Однако большие числа создают для нашего воображения особого рода трудности. Это как если бы мы смотрели на человечество неподобающим людям образом — наверное, такое позволено только богам. В фильмах метрополия, снятая сверху, выглядит как движение тысяч светящихся точек, машин. Мы знаем, что в каждой из них сидят люди величиной с микробов. Это уменьшение человеческих существ — просто потому, что их много, — «видимо, любимое развлечение великих вождей и тиранов», — писал я в 1939 году. Иными словами, вожди могут мыслить в категориях массы. Миллионом людей больше, миллионом меньше — какая разница?

С большого расстояния или высоты различия между человеческими крупинками стираются, но простой наблюдатель, хоть и помещает себя куда-то на небеса, не может мысленно не перенестись к этим самым крупинкам. Тогда ему приходится признать, что он — это каждый. Какой удар для его обособленности, для принципа индивидуализации, principium individuationis. Собственно, лишь уверенность в нашем неповторимом существовании, в судьбе, данной одним нам, и поддерживает в нас веру в бессмертие души. Большое число не только заставляет нас чувствовать, что нам все теснее физически, ибо всюду — в горах, лесах, на водах — есть люди, но и нигилизирует, навязывая уверенность, что все мы — суетящиеся муравьи, от которых ничего не останется.

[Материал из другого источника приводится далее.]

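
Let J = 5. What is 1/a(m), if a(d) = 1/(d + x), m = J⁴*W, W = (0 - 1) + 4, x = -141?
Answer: 1734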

Видимо, это иллюзия перспективы, ибо достаточно повернуть подзорную трубу другой стороной и начать увеличивать, вместо того чтобы уменьшать, как оказывается, что нет двух одинаковых индивидов. Общее тогда проигрывает, а выигрывает частное. Не повторяются папиллярные линии или — хотя это труднее проверить — черты личного стиля. Вот только мы, живя среди большого числа людей, все чаще склонны об этом забывать.

Чудесное

Быть человеком и жить среди людей — как это чудесно, даже если мы знаем о подлостях и преступлениях, на которые они способны. Вместе мы ежедневно строим огромные пчелиные соты с миллионами ячеек, в которые складываем мед мыслей, открытий, изобретений, сочинений, жизней. Впрочем, даже это сравнение не вполне корректно, слишком статично — ведь наше совместное творение, как бы мы его ни называли — обществом, цивилизацией или на греческий манер полисом, — непрестанно меняется и переливается всеми красками, подвластное времени, то есть истории. И вновь неточное определение, умалчивающее о главном: это совместное творение потребляет самую личную, тайную энергию индивидуальных устремлений и решений. Наверное, странность неповторимого призвания человека заключается прежде всего в том, что он — существо смешное, вечно незрелое, так что кучка детей с их легким переходом от смеха к плачу лучше всего передает его несерьезность. Проходит несколько лет — и это уже взрослые люди, разглагольствующие, якобы готовые обсуждать государственные дела и даже — кто бы мог подумать — возлагать на себя отцовские и материнские обязанности, хотя по большому счету сначала им надо бы прожить целую жизнь, чтобы к этому подготовиться.